Wydawać by się mogło, że banki powinny skorzystać na optymizmie, jaki jest widoczny na rynku zakupu mieszkań. Tak jednak nie jest – i to nie z przyczyn rynkowych. Według GUS utrzymują się, a nawet przybierają na sile, pozytywne tendencje na rynku pracy. Wyliczenia urzędu wskazują, że przeciętne wynagrodzenie w sektorze przedsiębiorstw wyniosło w czerwcu 4 252,19 PLN brutto. W ujęciu rocznym oznacza to wzrost aż o 5,3%. Wraz ze wzrostem wynagrodzeń rośnie także zatrudnienie. W liczbach bezwzględnych w czerwcu zatrudnionych było 5 725,7 tys. osób, czyli o ponad 157 tys. zatrudnionych więcej niż rok wcześniej. Jest to także najwyższy poziom od 2005 r. Mimo to spadek przeciętnej zdolności kredytowej przekracza już 100 tys. PLN. Skutek? W porównaniu z zeszłym rokiem wolniej rośnie zadłużenie Polaków z tytułu złotowych kredytów mieszkaniowych – i to pomimo ogromnej popularności rządowego programu „Mieszkanie dla młodych”.
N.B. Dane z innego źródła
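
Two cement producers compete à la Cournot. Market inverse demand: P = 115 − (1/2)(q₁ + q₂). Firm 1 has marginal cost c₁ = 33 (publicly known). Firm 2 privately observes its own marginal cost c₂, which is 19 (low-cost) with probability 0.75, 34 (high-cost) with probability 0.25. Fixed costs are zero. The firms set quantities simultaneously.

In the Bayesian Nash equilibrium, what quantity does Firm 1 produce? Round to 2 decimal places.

47.83

Type-c best response for Firm 2: q₂(c) = (115 − c) − q₁/2.
Firm 1 maximizes expected profit; its first-order condition is 115 − q₁ − (1/2)E[q₂] − 33 = 0.
Substituting E[q₂] and solving: E[c₂] = 22.75, so q₁ = (115 − 2·33 + 22.75)/(3/2) = 47.8333.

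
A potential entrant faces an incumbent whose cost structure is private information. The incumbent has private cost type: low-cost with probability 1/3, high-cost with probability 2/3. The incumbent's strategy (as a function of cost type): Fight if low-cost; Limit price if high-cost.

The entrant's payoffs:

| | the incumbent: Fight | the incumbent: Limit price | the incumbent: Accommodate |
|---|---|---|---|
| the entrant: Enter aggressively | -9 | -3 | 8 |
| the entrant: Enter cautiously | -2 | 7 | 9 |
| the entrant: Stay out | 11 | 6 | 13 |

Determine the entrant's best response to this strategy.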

– Dostosowanie polityki kredytowej banków do bieżącej sytuacji niepewności widoczne jest w statystykach rynku kredytów hipotecznych, nad którym ciąży ciągle nierozwiązany problem kredytów frankowych. „Odfrankowienie” portfeli hipotecznych prowokuje do coraz to nowych projektów oraz wypowiedzi, które jeszcze bardziej nakręcają niepewność i nerwowość, a to w żadnej mierze nie będzie zachęcać banków do angażowania się na rynku nieruchomości dodaje Mirosław Bieszki, Doradca ds. Ekonomicznych KPF.

Najnowsze wyniki z badań sytuacji na rynku consumer finance, przeprowadzonych na reprezentatywnej grupie gospodarstw domowych w lipcu 2016 roku, zostaną przedstawione przez ekspertów KPF i IRG SGH na konferencji prasowej, organizowanej w dniu 10 sierpnia br.